Thanks. You mean every time cAdvisor reads from the devices cgroup, then the GPU is added? If not, that the GPU is added happened for the first time, so cAdvisor should read GPU metrics next time. I will also add extra log lines to confirm that

sashankreddya commented 5 years ago

@tongbinxiang : is the mesos handler registered ? I don't see it in the logs for a message "Registering mesos factory" ?

tongbinxiang commented 5 years ago

@sashankreddya I don't see the message "Registering mesos factory" in the log. Is my cadvisor version too low?

tongbinxiang commented 5 years ago

Hello, @sashankreddya . I pull the latest image and don't also see the log "Registering mesos factory"

sashankreddya commented 5 years ago

@tongbinxiang : I am able to see the message when I start with the latest clone of cadvisor with "v=4".

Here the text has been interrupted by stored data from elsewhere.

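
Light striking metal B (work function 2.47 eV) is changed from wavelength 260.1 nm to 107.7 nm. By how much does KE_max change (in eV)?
6.7452 eV

Using Einstein's equation: KE_max = hc/λ - φ

For λ₁ = 260.1 nm:
KE₁ = hc/λ₁ - φ = 4.7668 - 2.47 = 2.2968 eV

For λ₂ = 107.7 nm:
KE₂ = hc/λ₂ - φ = 11.5120 - 2.47 = 9.0420 eV

Change in KE:
ΔKE = KE₂ - KE₁ = 9.0420 - 2.2968 = 6.7452 eV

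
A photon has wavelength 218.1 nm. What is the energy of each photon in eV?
5.6847 eV

Using E = hf = hc/λ:

E = hc/λ = (6.626×10⁻³⁴ J·s)(3×10⁸ m/s) / (218.1×10⁻⁹ m)
E = 5.6847 eV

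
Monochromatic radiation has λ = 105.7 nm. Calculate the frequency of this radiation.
2.8363e+15 Hz

Using the wave equation: c = fλ

Solving for frequency:
f = c/λ = (3×10⁸ m/s) / (105.7×10⁻⁹ m)
f = 2.8363e+15 Hz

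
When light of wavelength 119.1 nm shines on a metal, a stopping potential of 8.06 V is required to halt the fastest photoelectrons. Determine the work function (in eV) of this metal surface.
2.35 eV

The stopping potential gives the maximum kinetic energy: KE_max = eV_s = 8.06 eV

From Einstein's photoelectric equation: KE_max = hc/λ - φ
Rearranging: φ = hc/λ - KE_max

Calculate photon energy:
E_photon = hc/λ = (6.626×10⁻³⁴ J·s)(3×10⁸ m/s) / (119.1×10⁻⁹ m) = 10.4101 eV

Therefore:
φ = 10.4101 - 8.06 = 2.35 eV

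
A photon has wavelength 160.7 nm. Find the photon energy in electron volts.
7.7153 eV

Using E = hf = hc/λ:

E = hc/λ = (6.626×10⁻³⁴ J·s)(3×10⁸ m/s) / (160.7×10⁻⁹ m)
E = 7.7153 eV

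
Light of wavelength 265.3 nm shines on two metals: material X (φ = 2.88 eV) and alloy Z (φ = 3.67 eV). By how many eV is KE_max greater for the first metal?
0.7900 eV

Using KE_max = hc/λ - φ for each metal:

Photon energy: E = hc/λ = 4.6734 eV

For material X (φ₁ = 2.88 eV):
KE₁ = E - φ₁ = 4.6734 - 2.88 = 1.7934 eV

For alloy Z (φ₂ = 3.67 eV):
KE₂ = E - φ₂ = 4.6734 - 3.67 = 1.0034 eV

Difference:
ΔKE = KE₁ - KE₂ = 1.7934 - 1.0034 = 0.7900 eV

Note: The difference equals the difference in work functions: 3.67 - 2.88 = 0.79 eV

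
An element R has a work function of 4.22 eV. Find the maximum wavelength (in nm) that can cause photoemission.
293.80 nm

The threshold wavelength is when the photon energy equals the work function:
hc/λ₀ = φ

Solving for λ₀:
λ₀ = hc/φ = (6.626×10⁻³⁴ J·s)(3×10⁸ m/s) / (4.22 eV × 1.602×10⁻¹⁹ J/eV)
λ₀ = 293.80 nm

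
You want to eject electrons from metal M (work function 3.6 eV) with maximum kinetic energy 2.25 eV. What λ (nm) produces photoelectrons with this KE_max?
211.94 nm

From Einstein's equation: KE_max = hc/λ - φ

Rearranging for λ:
hc/λ = KE_max + φ
λ = hc/(KE_max + φ)

Required photon energy:
E_photon = KE_max + φ = 2.25 + 3.6 = 5.85 eV

Required wavelength:
λ = hc/E_photon = (6.626×10⁻³⁴)(3×10⁸) / (5.85 × 1.602×10⁻¹⁹)
λ = 211.94 nm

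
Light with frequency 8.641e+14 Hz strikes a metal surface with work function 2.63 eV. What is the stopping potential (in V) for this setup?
0.9436 V

The stopping potential V_s satisfies: eV_s = KE_max

First, find KE_max using Einstein's equation:
E_photon = hf = (6.626×10⁻³⁴ J·s)(8.641e+14 Hz) = 3.5736 eV
KE_max = E_photon - φ = 3.5736 - 2.63 = 0.9436 eV

Since eV_s = KE_max:
V_s = KE_max/e = 0.9436 V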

Couple of things to make sure 1) Check if the mesosAgentAdress is correct as in here. The default is as present here 2) Check if you are not seeing any of these error conditions

Lapayo commented 3 years ago

I think I might have a similar issue with current mesos and cadvisor. It only shows gpus for containers that where started before cadvisor. In the log I can see that it is unable to find the devices.list So it seems like cadvisor is checking before that file is present.

Is there anyway to fix or work around this? Maybe by delaying cadvisor before picking up a new container for a few seconds?